Red, White, and Green Card

In 1960’s Mexico, kids were getting married at extremely young ages; 13 years old was not uncommon. In 1960’s Mexico, Nabor and Emilia had two kids who were already teenagers. In 1960’s Mexico, there was no welfare, no food stamps, and no real help for the poor beyond the church and family. Despite all these things, Nabor still had several reasons for not wanting to move to America. First of all, the last time he was there he nearly died. Secondly, his father was locked up in America when he was just a boy. Finally, we Preciado men are extremely dependable…which is a nice way of saying that we fight change tooth and nail!

Fortunately,  an extra push to change came in the form of his brother Ramon taking the initiative and beginning the process of getting Nabor his green card. Ramon did this by going to a notary public shortly after Nabor’s close call the last time he crossed the border illegally. Ramon apparently became fed up after Nabor’s appendix burst and decided to “force” his brother to get his papers.

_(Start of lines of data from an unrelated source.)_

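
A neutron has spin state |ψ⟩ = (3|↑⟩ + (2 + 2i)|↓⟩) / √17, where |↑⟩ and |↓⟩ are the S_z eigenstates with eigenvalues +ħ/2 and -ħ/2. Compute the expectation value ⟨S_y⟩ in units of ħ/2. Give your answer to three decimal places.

⟨σ_y⟩ = 2 Im(a* b)/(|a|²+|b|²) with a = 3, b = (2 + 2i).
a* b = (6 + 6i), so ⟨σ_y⟩ = 12/17.
⟨S_y⟩ = (ħ/2)·⟨σ_y⟩.

0.706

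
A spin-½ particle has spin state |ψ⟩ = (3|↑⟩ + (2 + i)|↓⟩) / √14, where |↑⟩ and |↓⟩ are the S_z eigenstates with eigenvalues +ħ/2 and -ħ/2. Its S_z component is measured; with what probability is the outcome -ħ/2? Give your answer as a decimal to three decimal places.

The -ħ/2 outcome corresponds to |↓⟩. Its amplitude in |ψ⟩ is (2 + i)/√14.
P = |2 + i|² / 14 = 5/14.

0.357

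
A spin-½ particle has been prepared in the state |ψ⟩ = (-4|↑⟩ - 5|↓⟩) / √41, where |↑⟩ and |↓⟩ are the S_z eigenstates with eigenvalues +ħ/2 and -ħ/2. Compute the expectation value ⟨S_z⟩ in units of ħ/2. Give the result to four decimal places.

-0.2195

⟨σ_z⟩ = |a|² - |b|² divided by |a|²+|b|², with a, b the |↑⟩, |↓⟩ amplitudes.
= (16 - 25)/41 = -9/41.
⟨S_z⟩ = (ħ/2)·⟨σ_z⟩.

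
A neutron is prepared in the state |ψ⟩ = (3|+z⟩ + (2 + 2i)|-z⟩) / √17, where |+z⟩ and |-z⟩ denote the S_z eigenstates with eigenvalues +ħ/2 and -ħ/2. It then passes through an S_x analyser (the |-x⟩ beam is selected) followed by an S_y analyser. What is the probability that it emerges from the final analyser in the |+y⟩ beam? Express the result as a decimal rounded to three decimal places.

First analyser (S_x): P(|-x⟩) = |⟨-x|ψ⟩|² = 5/34.
After stage 1 the state is |-x⟩; P(|+y⟩) = |⟨+y|-x⟩|² = 1/2.
Joint probability = 5/34 × 1/2 = 0.074.

0.074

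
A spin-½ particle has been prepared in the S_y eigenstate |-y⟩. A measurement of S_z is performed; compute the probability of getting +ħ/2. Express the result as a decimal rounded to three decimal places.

0.500

In the S_z basis, |-y⟩ = (|+z⟩ - i|-z⟩)/√2 and |+z⟩ = |+z⟩.
|⟨+z|-y⟩|² = 1/2.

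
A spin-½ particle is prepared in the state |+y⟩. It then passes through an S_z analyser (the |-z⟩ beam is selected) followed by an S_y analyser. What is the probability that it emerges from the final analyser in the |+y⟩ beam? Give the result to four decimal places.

First analyser (S_z): from |+y⟩, P(|-z⟩) = 1/2.
After stage 1 the state is |-z⟩; P(|+y⟩) = |⟨+y|-z⟩|² = 1/2.
Joint probability = 1/2 × 1/2 = 0.2500.

0.2500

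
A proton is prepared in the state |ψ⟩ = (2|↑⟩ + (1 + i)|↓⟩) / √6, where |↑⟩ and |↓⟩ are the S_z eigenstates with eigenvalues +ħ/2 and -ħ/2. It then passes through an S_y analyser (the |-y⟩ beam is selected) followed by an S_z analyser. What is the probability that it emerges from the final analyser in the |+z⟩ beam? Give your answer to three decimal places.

First analyser (S_y): P(|-y⟩) = |⟨-y|ψ⟩|² = 2/12.
After stage 1 the state is |-y⟩; P(|+z⟩) = |⟨+z|-y⟩|² = 1/2.
Joint probability = 2/12 × 1/2 = 0.083.

0.083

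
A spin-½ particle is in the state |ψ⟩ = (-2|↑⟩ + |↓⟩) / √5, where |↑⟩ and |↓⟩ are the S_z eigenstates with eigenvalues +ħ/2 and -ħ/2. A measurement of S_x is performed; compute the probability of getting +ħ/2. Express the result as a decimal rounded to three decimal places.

0.100

|+x⟩ = (|↑⟩ + |↓⟩)/√2, so ⟨+x|ψ⟩ = (-1) / (√2·√5).
P = |-1|² / 10 = 1/10.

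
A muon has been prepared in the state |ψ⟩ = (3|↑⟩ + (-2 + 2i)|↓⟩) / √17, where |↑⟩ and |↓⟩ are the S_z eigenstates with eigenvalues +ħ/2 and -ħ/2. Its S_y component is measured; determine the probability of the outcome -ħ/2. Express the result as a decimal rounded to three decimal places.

|-y⟩ = (|↑⟩ - i|↓⟩)/√2, so ⟨-y|ψ⟩ = (1 - 2i) / (√2·√17).
P = |1 - 2i|² / 34 = 5/34.

0.147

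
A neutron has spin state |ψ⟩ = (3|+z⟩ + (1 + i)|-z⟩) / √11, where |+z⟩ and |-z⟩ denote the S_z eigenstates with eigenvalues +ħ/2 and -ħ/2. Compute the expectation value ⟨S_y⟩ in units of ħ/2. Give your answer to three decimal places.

0.545

⟨σ_y⟩ = 2 Im(a* b)/(|a|²+|b|²) with a = 3, b = (1 + i).
a* b = (3 + 3i), so ⟨σ_y⟩ = 6/11.
⟨S_y⟩ = (ħ/2)·⟨σ_y⟩.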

Don’t get me wrong; it isn’t like my grandpa just sat back and did nothing. He had to hustle quite a bit to become a legal resident of the United States. First of all, he needed a letter from one of his former employers vouching for him as an excellent employee and stating that he had a job waiting for him in the States once he got his green card. For some strange reason, Nabor decided to go to some agricultural contractor to get a fake letter written up. This contractor (what in the world is an agricultural contractor anyways?) promised that for the small fee of $50, Nabor would fulfill this portion of the green card process without any problems.

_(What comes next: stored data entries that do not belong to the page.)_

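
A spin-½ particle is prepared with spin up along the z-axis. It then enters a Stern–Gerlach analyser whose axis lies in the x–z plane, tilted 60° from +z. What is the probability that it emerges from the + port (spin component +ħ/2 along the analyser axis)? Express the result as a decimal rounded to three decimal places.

0.750

For spin-½, the probability of finding spin-up along an axis at angle θ to the initial spin direction is cos²(θ/2); spin-down is sin²(θ/2).
θ = 60°, so P = cos²(30°) ≈ 0.750.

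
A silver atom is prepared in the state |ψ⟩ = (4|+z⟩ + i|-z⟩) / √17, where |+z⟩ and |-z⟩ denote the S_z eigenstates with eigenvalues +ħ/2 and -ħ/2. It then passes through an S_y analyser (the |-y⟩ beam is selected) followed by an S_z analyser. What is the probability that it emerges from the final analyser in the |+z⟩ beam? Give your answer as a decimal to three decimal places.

First analyser (S_y): P(|-y⟩) = |⟨-y|ψ⟩|² = 9/34.
After stage 1 the state is |-y⟩; P(|+z⟩) = |⟨+z|-y⟩|² = 1/2.
Joint probability = 9/34 × 1/2 = 0.132.

0.132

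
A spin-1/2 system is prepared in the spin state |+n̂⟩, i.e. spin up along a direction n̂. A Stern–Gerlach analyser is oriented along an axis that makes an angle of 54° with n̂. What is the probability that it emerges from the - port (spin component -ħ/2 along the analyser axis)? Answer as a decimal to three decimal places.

0.206

For spin-½, the probability of finding spin-up along an axis at angle θ to the initial spin direction is cos²(θ/2); spin-down is sin²(θ/2).
θ = 54°, so P = sin²(27°) ≈ 0.206.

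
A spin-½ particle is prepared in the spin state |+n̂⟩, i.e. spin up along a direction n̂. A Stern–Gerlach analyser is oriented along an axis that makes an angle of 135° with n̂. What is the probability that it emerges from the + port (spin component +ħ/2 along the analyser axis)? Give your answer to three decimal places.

For spin-½, the probability of finding spin-up along an axis at angle θ to the initial spin direction is cos²(θ/2); spin-down is sin²(θ/2).
θ = 135°, so P = cos²(67.5°) ≈ 0.146.

0.146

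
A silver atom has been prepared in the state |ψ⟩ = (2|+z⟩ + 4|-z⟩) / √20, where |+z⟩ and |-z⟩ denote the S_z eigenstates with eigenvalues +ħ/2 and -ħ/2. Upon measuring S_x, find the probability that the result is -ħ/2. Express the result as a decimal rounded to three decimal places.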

Apparently, La Migra was very familiar with this guy and his letters which he didn’t change very much from client to client; and he had many, many clients.

“Did you ever get your money back,” I asked.

“Oh, yes,” Grandpa said.

“Oh good,” I said, not realizing that he was joking. Actually,  I’m never quite sure when Grandpa Next Door is joking.

“No,” Grandpa said. “I never got my money back.”

This did not help to motivate an already reluctant Nabor. Ramon decided to step in again and ask Nabor’s old boss at the lemon packing company to write the letter. He did.

“He wrote it for free,” Grandpa said endearingly.

This letter worked which meant that Nabor had to hustle even more now. Nabor had to race from his home in Magdalena to the consulate in Nogales for a physical examination and to have his fingerprints taken. After all that, he was rewarded by being told that the consulate was closing for the day and he would have to come back. So Nabor rushed back to Magdalena to sleep in his own bed for one more night before possibly returning to America where he had almost died not too long ago.

The next day, Nabor went back to Nogales for an interview. After the interview, he was issued temporary papers that needed to be stamped by La Migra at the border within thirty days or he would have to start the entire process over again. Nabor didn’t even return home. He got on a ten hour bus ride to Tijuana that very day, not knowing how many more months it was going to be before he saw his family again.

“It all happened very fast,” Grandpa said. “I got to Tijuana with my papers which were sealed and couldn’t be opened or they were no good. I gave the immigration my papers and they stamped them and let me in. I went to La Colonia and started working packing the lemons and in two weeks, I got my green card.”

Nabor was now a legal resident of the United States of America. If he got sick again he could go to a hospital without any worries of being deported. He wasn’t restricted to San Diego or LA during his stay in America. He could now legally roam anywhere in the United States if he wanted to. Shoot! He could walk straight up to La Migra with no fear now. You would think that all of these things would bring relief to young Nabor.

“I felt terrible,” Grandpa Next Door said.

“¿Serio?” I asked just to make sure he wasn’t joking again.

“Serio,” he said. “I never wanted to stay here. But Ramon…”

“Tío Ramon kind of made you?” I said finishing a sentence that I knew he would never finish himself.

“At first I felt terrible,” Grandpa said. “Pero, now I think  it was a good decision. What was I going to do in Mexico? There was no work. No nothing. But at first I felt terrible.”

I guess that’s just the way it goes. No matter how imperfect your home may be it is still your home. Magdalena was where Nabor and Emilia had made their first home together as a family. That’s not an easy thing to just leave behind. In 1960’s Mexico there weren’t many opportunities to improve your life, but for Nabor, his son Toribio, and the rest of the family, it was home.